La prédominance des informations-émotions qui gagnent l’ensemble de la sphère médiatique (aussi bien informative que ludique ou publicitaire) conduit, par moments, à une agrégation spectaculaire des individus. Les exemples sont très nombreux et chacun peut mesurer l’accélération de l’ampleur du phénomène. Deux cas peuvent être distingués : ceux qui relèvent de la réaction immédiate à une émotion informationnelle et ceux qui relèvent du désir de partager une émotion dans la collectivité des autres, dans cette foule sentimentale chantée par Alain Souchon. Nous sommes en pleine ère olympique : l’exemple parfait.
LES RASSEMBLEMENTS SPONTANES se manifestent le plus souvent en réaction à un événement informationnel ; ce peut être un drame, une victoire sportive, un danger collectif. A chaque fois, plusieurs centaines de milliers, voire de millions de personnes sont réunies côte à côte, dans une même fièvre émotionnelle. Ces rassemblements massifs sont révélateurs « du besoin des individus de ressentir la cohérence sociale dans les fibres de leur être. Il faut que leur âme puisse se dilater, se soulever, s’unir par une sorte d’identification à la communauté de leurs semblables. » (1) Ces rassemblements révèlent le plaisir de chavirer dans la masse, d’être possédé par la fièvre de la foule, d’être saisi par sa puissante énergie, de communier dans l’émotion.
Ces rassemblements collectifs sont des phénomènes relativement nouveaux ; ils révèlent la formidable énergie collective bouillonnante mais latente, prête à se libérer à l’occasion d’un événement. Dire qu’ils fonctionnent comme un système complexe, chaotique, prêt à se réorganiser sous l’effet d’une stimulation, ne serait pas éloigné de la réalité.
La psychologue Christine Le Scanff propose une interprétation complémentaire. Selon elle, le cerveau a besoin de vivre, périodiquement, des « états modifiés de conscience », des changements de régime. Nous aurions un besoin naturel, quasiment physiologique, de modifier périodiquement les modalités de notre fonctionnement mental. C’est pourquoi certains aiment absorber de l’alcool, d’autres aller chercher la transe dans certaines musiques, d’autres enfin assouvir le besoin de se « dépayser ».
A l’instar de notre psyché individuelle, la psyché collective aurait besoin, de temps en temps d’une onde de choc collectif élaborée à partir d’une émotion forte.
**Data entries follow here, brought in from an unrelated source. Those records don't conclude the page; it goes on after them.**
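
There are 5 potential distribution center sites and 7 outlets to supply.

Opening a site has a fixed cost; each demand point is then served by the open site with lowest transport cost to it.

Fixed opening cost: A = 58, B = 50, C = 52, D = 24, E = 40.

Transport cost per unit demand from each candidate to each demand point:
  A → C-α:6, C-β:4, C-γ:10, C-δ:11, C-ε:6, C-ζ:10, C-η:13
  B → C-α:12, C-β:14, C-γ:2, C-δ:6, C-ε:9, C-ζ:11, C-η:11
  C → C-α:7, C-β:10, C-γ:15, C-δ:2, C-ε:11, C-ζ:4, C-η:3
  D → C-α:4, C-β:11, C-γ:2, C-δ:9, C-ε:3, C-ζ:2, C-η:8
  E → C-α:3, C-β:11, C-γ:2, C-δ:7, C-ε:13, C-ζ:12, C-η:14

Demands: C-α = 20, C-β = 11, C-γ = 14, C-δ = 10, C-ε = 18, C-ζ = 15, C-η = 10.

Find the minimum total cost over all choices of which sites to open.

Open {A, C, D}: assign each demand point to its cheapest open site.
  C-α→D 20×4=80, C-β→A 11×4=44, C-γ→D 14×2=28, C-δ→C 10×2=20, C-ε→D 18×3=54, C-ζ→D 15×2=30, C-η→C 10×3=30
  transport cost 286, fixed 134 → total 420.
Compare {C, D}: transport cost 352 + fixed 76 = 428.
Compare {A, C, D, E}: transport cost 266 + fixed 174 = 440.
Compare {C, D, E}: transport cost 332 + fixed 116 = 448.
All other subsets cost ≥ 428. Minimum total cost: 420.

420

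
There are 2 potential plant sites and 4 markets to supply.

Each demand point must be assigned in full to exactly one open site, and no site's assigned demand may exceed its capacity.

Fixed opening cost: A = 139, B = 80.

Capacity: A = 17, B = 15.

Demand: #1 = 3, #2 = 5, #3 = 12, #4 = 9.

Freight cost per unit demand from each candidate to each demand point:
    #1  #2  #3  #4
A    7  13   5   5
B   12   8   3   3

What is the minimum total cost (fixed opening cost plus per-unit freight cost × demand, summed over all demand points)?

Open {A, B}; cheapest assignment that respects the capacities:
  A (cap 17, load 15): #1, #3 — cost 3×7 + 12×5 = 81
  B (cap 15, load 14): #2, #4 — cost 5×8 + 9×3 = 67
  Shipping 148, fixed 219 → total 367.
  Any other capacity-feasible assignment to {A, B} ships for at least 148.
Total demand is 29 and no other set of sites has combined capacity ≥ 29, so {A, B} is the only feasible choice of open sites. Minimum: 367.

367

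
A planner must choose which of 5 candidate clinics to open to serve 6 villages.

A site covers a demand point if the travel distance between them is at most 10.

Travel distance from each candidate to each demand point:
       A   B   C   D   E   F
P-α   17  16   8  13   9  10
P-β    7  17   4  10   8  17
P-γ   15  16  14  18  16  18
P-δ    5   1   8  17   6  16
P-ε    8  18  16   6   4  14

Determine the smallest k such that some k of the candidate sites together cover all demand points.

3

Coverage sets (demand points within 10 of each site):
  P-α: {C, E, F}
  P-β: {A, C, D, E}
  P-γ: {}
  P-δ: {A, B, C, E}
  P-ε: {A, D, E}
No 2 sites suffice: every size-2 union leaves at least one demand point uncovered.
But {P-α, P-β, P-δ} covers everything, so the minimum is 3.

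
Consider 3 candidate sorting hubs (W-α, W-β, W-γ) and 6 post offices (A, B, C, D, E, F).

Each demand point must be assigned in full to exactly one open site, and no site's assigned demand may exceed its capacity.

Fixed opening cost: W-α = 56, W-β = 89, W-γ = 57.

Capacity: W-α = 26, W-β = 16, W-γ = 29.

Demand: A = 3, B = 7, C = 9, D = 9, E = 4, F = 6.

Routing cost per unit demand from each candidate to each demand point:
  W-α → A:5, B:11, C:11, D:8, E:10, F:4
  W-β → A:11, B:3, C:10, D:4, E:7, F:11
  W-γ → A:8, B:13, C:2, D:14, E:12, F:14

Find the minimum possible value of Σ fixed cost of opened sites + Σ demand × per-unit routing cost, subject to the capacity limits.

Open {W-α, W-β, W-γ}; cheapest assignment that respects the capacities:
  W-α (cap 26, load 13): A, E, F — cost 3×5 + 4×10 + 6×4 = 79
  W-β (cap 16, load 16): B, D — cost 7×3 + 9×4 = 57
  W-γ (cap 29, load 9): C — cost 9×2 = 18
  Shipping 154, fixed 202 → total 356.
  Any other capacity-feasible assignment to {W-α, W-β, W-γ} ships for at least 154.
Compare {W-α, W-γ}: its best feasible assignment gives total 367.
Compare {W-β, W-γ}: its best feasible assignment gives total 377.
Every other set of open sites that can feasibly serve all demand totals ≥ 367 even under its best assignment. Minimum: 356.

356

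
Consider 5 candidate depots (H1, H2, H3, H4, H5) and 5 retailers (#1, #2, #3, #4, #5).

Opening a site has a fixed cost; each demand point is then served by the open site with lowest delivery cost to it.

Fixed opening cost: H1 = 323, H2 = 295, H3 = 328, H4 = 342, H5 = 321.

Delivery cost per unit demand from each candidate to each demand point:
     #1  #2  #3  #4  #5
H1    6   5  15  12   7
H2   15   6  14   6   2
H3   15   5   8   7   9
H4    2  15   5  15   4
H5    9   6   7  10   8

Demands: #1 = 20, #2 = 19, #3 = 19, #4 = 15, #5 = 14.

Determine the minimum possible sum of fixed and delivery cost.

1004

Open {H2, H4}: assign each demand point to its cheapest open site.
  #1→H4 20×2=40, #2→H2 19×6=114, #3→H4 19×5=95, #4→H2 15×6=90, #5→H2 14×2=28
  delivery cost 367, fixed 637 → total 1004.
Compare {H5}: delivery cost 689 + fixed 321 = 1010.
Compare {H4}: delivery cost 701 + fixed 342 = 1043.
Compare {H3, H4}: delivery cost 391 + fixed 670 = 1061.
All other subsets cost ≥ 1010. Minimum total cost: 1004.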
Michel Maffesoli justifie ce besoin par l’amertume de se sentir si précaire dans l’impermanence radicale des choses. Nous acceptons notre destin tragique par intégration, à doses homéopathiques de la mort et par absorption des douceurs de l’émotion collective qui permet d’apprendre à jouir ensemble des petites, voire des folles choses, « de ces instants d’éternité, de sensation d’être enveloppé dans le matriciel, d’être intensément englobé, de s’éclater dans le grand tout, dans le macrocosme . » (2)
Les sociétés archaïques disposaient de rites, de cérémonies, pour canaliser cette ivresse périodique du fusionnel. Nos sociétés modernes n’ont rien prévu face à ces changements d’état. Ils se produisent donc de façon anarchique ; ils s’embrasent périodiquement à l’occasion d’une fête de la musique, d’une Gay Pride ou d’un événement international majeur. L’émotion ne tient pas compte de la nature du déclencheur. Elle porte le lien social à incandescence dans une logique réflexive et non de réflexion. L’émotion met le feu aux poudres d’une société sans cohésion, sans projet collectif modérateur, sans valeur idéologique fédératrice.
(1) Michel LACROIX, Le culte des émotions, Op. Cit.
(2) Michel MAFFESOLI, L’instant éternel, op.cit.